Ancora poche ore e si accenderanno i riflettori sugli streaming delle nuove puntate della terza serie de “La casa di carta”. La produzione non in lingua inglese, più vista su Netflix che sarà distribuita in 190 Paesi nel mondo. La banda delle tute rosse e con le maschere di Dalì, è sparsa in tutto il mondo, dopo aver sottratto un miliardo di euro alla Zecca di Stato spagnola. Tutti si sono rifatti una vita, godendo del benessere dell’improvvisa ricchezza per uno dei furti più eclatanti della storia spagnola. Ma d’un tratto la vita tranquilla dei ricchissimi latitanti viene interrotta da una notizia inaspettata: uno dei componenti è stato catturato dalle forze di polizia. L’unico modo per salvare lo sfortunato compagno è organizzare un nuovo e grandissimo furto. Una sfida architettata nuovamente dalla mente del gruppo: Il Professore (Alvaro Morte).

Incontriamo in un albergo milanese del centro, il 23enne Miguel Herran che presta il volto di Rio. Atletico, maglietta bianca, jeans, sorriso affascinante. Sembra anche molto più giovane di quanto appaia in video. Grazie alla sua grande passione per i videogiochi, Rio è entrato nella banda come hacker internazionale al servizio del Professore. Romantico e fedele in amore, il suo punto debole e grande amore è Tokyo per la quale è disposto a rischiare tutto. “La cosa importante – spiega subito Miguel -, è lottare sempre per qualcosa a cui si tiene molto. Vale per le persone, come per i sogni”.

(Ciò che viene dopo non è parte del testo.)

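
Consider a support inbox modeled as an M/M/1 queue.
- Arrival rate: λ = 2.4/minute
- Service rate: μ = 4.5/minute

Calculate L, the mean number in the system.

ρ = λ/μ = 2.4/4.5 = 0.5333
For M/M/1: L = λ/(μ-λ)
L = 2.4/(4.5-2.4) = 2.4/2.10
L = 1.1429 emails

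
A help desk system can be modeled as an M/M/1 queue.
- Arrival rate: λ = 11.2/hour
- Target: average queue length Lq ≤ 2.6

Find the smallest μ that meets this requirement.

For M/M/1: Lq = λ²/(μ(μ-λ))
Need Lq ≤ 2.6, i.e. μ(μ-λ) ≥ λ²/2.6
μ² - 11.2μ - 125.44/2.6 ≥ 0  →  μ² - 11.2μ - 48.24615 ≥ 0
Quadratic formula (positive root): μ = [λ + √(λ² + 4×48.24615)]/2
Discriminant: 125.44 + 4×48.24615 = 318.4246, √318.4246 = 17.8445
μ ≥ (11.2 + 17.8445)/2 = 14.5222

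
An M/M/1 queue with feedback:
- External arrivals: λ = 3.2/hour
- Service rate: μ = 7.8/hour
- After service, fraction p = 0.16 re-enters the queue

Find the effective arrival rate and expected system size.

Effective arrival rate: λ_eff = λ/(1-p) = 3.2/(1-0.16) = 3.2/0.84 = 3.8095
ρ = λ_eff/μ = 3.8095/7.8 = 0.4884
L = ρ/(1-ρ) = 0.4884/(1-0.4884) = 0.9547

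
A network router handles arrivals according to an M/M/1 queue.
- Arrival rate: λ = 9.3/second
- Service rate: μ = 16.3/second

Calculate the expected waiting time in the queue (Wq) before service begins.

First, compute utilization: ρ = λ/μ = 9.3/16.3 = 0.5706
For M/M/1: Wq = λ/(μ(μ-λ))
Wq = 9.3/(16.3 × (16.3-9.3))
Wq = 9.3/(16.3 × 7.00)
Wq = 0.08151 seconds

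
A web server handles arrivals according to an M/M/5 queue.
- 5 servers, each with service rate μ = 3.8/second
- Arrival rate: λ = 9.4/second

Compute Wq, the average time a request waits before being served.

Traffic intensity: ρ = λ/(cμ) = 9.4/(5×3.8) = 0.4947
Since ρ = 0.4947 < 1, system is stable.
Offered load a = λ/μ = cρ = 9.4/3.8 = 2.4737
P₀ = [ Σₙ₌₀^4 aⁿ/n! + a^5/(5!(1-ρ)) ]⁻¹
Σ = a^0/0! + a^1/1! + a^2/2! + a^3/3! + a^4/4! = 1.0000 + 2.4737 + 3.0596 + 2.5228 + 1.5601 = 10.6162
a^5/(5!(1-ρ)) = 92.6235/(120 × 0.505263) = 1.5276
P₀ = 1/(10.6162 + 1.5276) = 0.08235
Lq = P₀·a^5·ρ / (5!(1-ρ)²) = 0.08235 × 92.6235 × 0.4947 / (120 × 0.2553) = 0.1232
Wq = Lq/λ = 0.12318/9.4 = 0.01310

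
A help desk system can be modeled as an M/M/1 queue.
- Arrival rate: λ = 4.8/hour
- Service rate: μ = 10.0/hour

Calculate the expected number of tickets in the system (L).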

Miguel, che ha già conquistato nel 2013 il Premio Goya (l’Oscar spagnolo, ndr) come Miglior Attore Rivelazione, si aspettava che “La casa di carta” sarebbe giunta alla terza edizione. “Ero l’unico che ci credeva – confessa -. Dicevo sempre a tutti che, contrariamente al piano iniziale, non ci saremmo fermati alla prima serie. Infatti eccoci qui, proprio come avevo detto. Sapevo che la gente si sarebbe appassionata alle nostre vicende. E poi la terza serie, come vedrete, sarà fantastica perché abbiamo quintuplicato il budget (ride, ndr), quindi vedrete molte cose in più sul set rispetto alle prime due serie”.

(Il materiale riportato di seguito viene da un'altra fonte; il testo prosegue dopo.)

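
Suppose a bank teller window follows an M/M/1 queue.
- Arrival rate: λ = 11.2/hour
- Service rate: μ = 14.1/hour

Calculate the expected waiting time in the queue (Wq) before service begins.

First, compute utilization: ρ = λ/μ = 11.2/14.1 = 0.7943
For M/M/1: Wq = λ/(μ(μ-λ))
Wq = 11.2/(14.1 × (14.1-11.2))
Wq = 11.2/(14.1 × 2.90)
Wq = 0.2739 hours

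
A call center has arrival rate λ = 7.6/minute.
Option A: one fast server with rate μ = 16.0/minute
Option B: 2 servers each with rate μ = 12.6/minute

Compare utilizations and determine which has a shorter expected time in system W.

Option A: single server μ = 16.0 (M/M/1)
  ρ_A = 7.6/16.0 = 0.4750
  W_A = 1/(μ-λ) = 1/(16.0-7.6) = 1/8.40 = 0.1190

Option B: 2 servers μ = 12.6 (M/M/2)
  ρ_B = λ/(cμ) = 7.6/(2×12.6) = 0.3016
  Offered load a = λ/μ = cρ = 7.6/12.6 = 0.6032
  P₀ = [ Σₙ₌₀^1 aⁿ/n! + a^2/(2!(1-ρ)) ]⁻¹
  Σ = a^0/0! + a^1/1! = 1.0000 + 0.6032 = 1.6032
  a^2/(2!(1-ρ)) = 0.3638/(2 × 0.6984) = 0.2605
  P₀ = 1/(1.6032 + 0.2605) = 0.5366
  Lq = P₀·a^2·ρ / (2!(1-ρ)²) = 0.5366 × 0.3638 × 0.3016 / (2 × 0.4878) = 0.06035
  Wq_B = Lq/λ = 0.06035/7.6 = 0.007941
  W_B = Wq_B + 1/μ = 0.007941 + 0.07937 = 0.08731

Since W_B = 0.08731 < W_A = 0.1190, Option B (multiple servers) has the shorter time in system.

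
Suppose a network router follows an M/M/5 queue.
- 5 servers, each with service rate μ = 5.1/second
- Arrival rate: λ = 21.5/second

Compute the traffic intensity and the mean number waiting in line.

Traffic intensity: ρ = λ/(cμ) = 21.5/(5×5.1) = 0.8431
Since ρ = 0.8431 < 1, system is stable.
Offered load a = λ/μ = cρ = 21.5/5.1 = 4.2157
P₀ = [ Σₙ₌₀^4 aⁿ/n! + a^5/(5!(1-ρ)) ]⁻¹
Σ = a^0/0! + a^1/1! + a^2/2! + a^3/3! + a^4/4! = 1.000000 + 4.215686 + 8.886005 + 12.48687 + 13.16018 = 39.7487
a^5/(5!(1-ρ)) = 1331.5008/(120 × 0.1568627) = 70.7360
P₀ = 1/(39.7487 + 70.7360) = 0.009051
Lq = P₀·a^5·ρ / (5!(1-ρ)²) = 0.00905103 × 1331.5008 × 0.843137 / (120 × 0.0246059) = 3.4413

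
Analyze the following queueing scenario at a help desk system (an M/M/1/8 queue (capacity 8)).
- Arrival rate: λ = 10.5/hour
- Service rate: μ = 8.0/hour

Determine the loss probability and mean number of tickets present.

ρ = λ/μ = 10.5/8.0 = 1.3125
P₀ = (1-ρ)/(1-ρ^(K+1)) = (1-1.3125)/(1-1.3125^9) = -0.3125/-10.5583 = 0.02960
P_K = P₀×ρ^K = 0.029598 × 1.3125^8 = 0.029598 × 8.8063 = 0.2606
Blocking probability P_8 = 0.2606 (26.06%)
L = ρ[1 - (K+1)ρ^K + Kρ^(K+1)] / [(1-ρ)(1-ρ^(K+1))]
L = 1.3125 × (1 - 9×8.80632 + 8×11.5583) / ((1 - 1.3125) × (1 - 11.5583)) = 5.6524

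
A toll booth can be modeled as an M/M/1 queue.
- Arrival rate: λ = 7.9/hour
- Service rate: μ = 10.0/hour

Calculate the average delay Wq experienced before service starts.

First, compute utilization: ρ = λ/μ = 7.9/10.0 = 0.7900
For M/M/1: Wq = λ/(μ(μ-λ))
Wq = 7.9/(10.0 × (10.0-7.9))
Wq = 7.9/(10.0 × 2.10)
Wq = 0.3762 hours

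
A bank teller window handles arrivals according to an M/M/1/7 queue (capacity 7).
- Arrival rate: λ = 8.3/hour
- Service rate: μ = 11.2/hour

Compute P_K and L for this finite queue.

ρ = λ/μ = 8.3/11.2 = 0.74107
P₀ = (1-ρ)/(1-ρ^(K+1)) = (1-0.74107)/(1-0.74107^8) = 0.2589/0.9090 = 0.2848
P_K = P₀×ρ^K = 0.28484 × 0.74107^7 = 0.28484 × 0.12275 = 0.03496
Blocking probability P_7 = 0.03496 (3.50%)
L = ρ[1 - (K+1)ρ^K + Kρ^(K+1)] / [(1-ρ)(1-ρ^(K+1))]
L = 0.74107 × (1 - 8×0.12275 + 7×0.090965) / ((1 - 0.74107) × (1 - 0.090965)) = 2.0615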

Impegnato anche sul set di un’altra serie Netflix, “Elite” che uscirà a settembre 2019, Miguel tira un po’ le somme del successo a soli 23 anni. “Non posso negare che nella mia vita sia tutto cambiato – racconta – . Ci sono gli aspetti positivi ma anche negativi nell’essere popolari. Non è sempre tutto rose e fiori. La vita professionale come anche quella personale, sono aspetti difficili da gestire perché sei sempre sotto i riflettori e la gente giudica ogni cosa che fai. Cosa piace di più ai fan? Cosa piace meno? Sono domande che inevitabilmente ti fai. Vorremmo essere trattati come esseri umani e invece si è sempre in bilico tra essere un animale da circo e essere un tipo fighissimo. E’ molto difficile trovare un equilibrio e forse la società ci impone di essere un prodotto del sistema”.

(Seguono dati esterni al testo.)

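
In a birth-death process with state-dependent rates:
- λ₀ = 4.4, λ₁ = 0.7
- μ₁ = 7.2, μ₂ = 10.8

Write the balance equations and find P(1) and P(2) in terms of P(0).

Balance equations:
State 0: λ₀P₀ = μ₁P₁ → P₁ = (λ₀/μ₁)P₀ = (4.4/7.2)P₀ = 0.6111P₀
State 1: P₂ = (λ₀λ₁)/(μ₁μ₂)P₀ = (4.4×0.7)/(7.2×10.8)P₀ = 0.03961P₀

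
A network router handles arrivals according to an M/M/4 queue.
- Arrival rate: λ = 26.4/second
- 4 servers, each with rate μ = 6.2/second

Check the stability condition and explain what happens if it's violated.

Stability requires ρ = λ/(cμ) < 1
ρ = 26.4/(4 × 6.2) = 26.4/24.80 = 1.0645
Since 1.0645 ≥ 1, the system is UNSTABLE.
Need c > λ/μ = 26.4/6.2 = 4.26.
Minimum servers needed: c = 5.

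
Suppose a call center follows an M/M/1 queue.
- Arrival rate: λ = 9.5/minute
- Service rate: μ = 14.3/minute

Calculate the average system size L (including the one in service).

ρ = λ/μ = 9.5/14.3 = 0.6643
For M/M/1: L = λ/(μ-λ)
L = 9.5/(14.3-9.5) = 9.5/4.80
L = 1.9792 calls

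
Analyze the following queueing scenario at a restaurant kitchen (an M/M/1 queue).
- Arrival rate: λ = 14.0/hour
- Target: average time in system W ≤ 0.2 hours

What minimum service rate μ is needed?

For M/M/1: W = 1/(μ-λ)
Need W ≤ 0.2, so 1/(μ-λ) ≤ 0.2
μ - λ ≥ 1/0.2 = 5.0000
μ ≥ 14.0 + 5.0000 = 19.0000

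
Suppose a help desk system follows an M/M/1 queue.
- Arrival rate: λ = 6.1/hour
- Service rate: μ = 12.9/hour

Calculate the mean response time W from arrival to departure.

First, compute utilization: ρ = λ/μ = 6.1/12.9 = 0.4729
For M/M/1: W = 1/(μ-λ)
W = 1/(12.9-6.1) = 1/6.80
W = 0.1471 hours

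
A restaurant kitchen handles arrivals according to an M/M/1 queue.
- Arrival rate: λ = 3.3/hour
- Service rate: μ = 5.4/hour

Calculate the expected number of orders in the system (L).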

Mentre il discorso si fa serio, Miguel scarabocchia su un foglio quasi a fermare i suoi pensieri e a rallentarli, per dire la cosa giusta nel momento giusto. Tutto il contrario del suo personaggio, Rio, che sull’onda dell’impulso (e dell’amore) alimenterà il grande motore della terza edizione de “La casa di carta”. Il tempo della chiacchierata è finito, rispunta all’improvviso il sorriso del ventenne, mentre sorseggia latte e ghiaccio. In fondo il successo ha un gusto piacevole.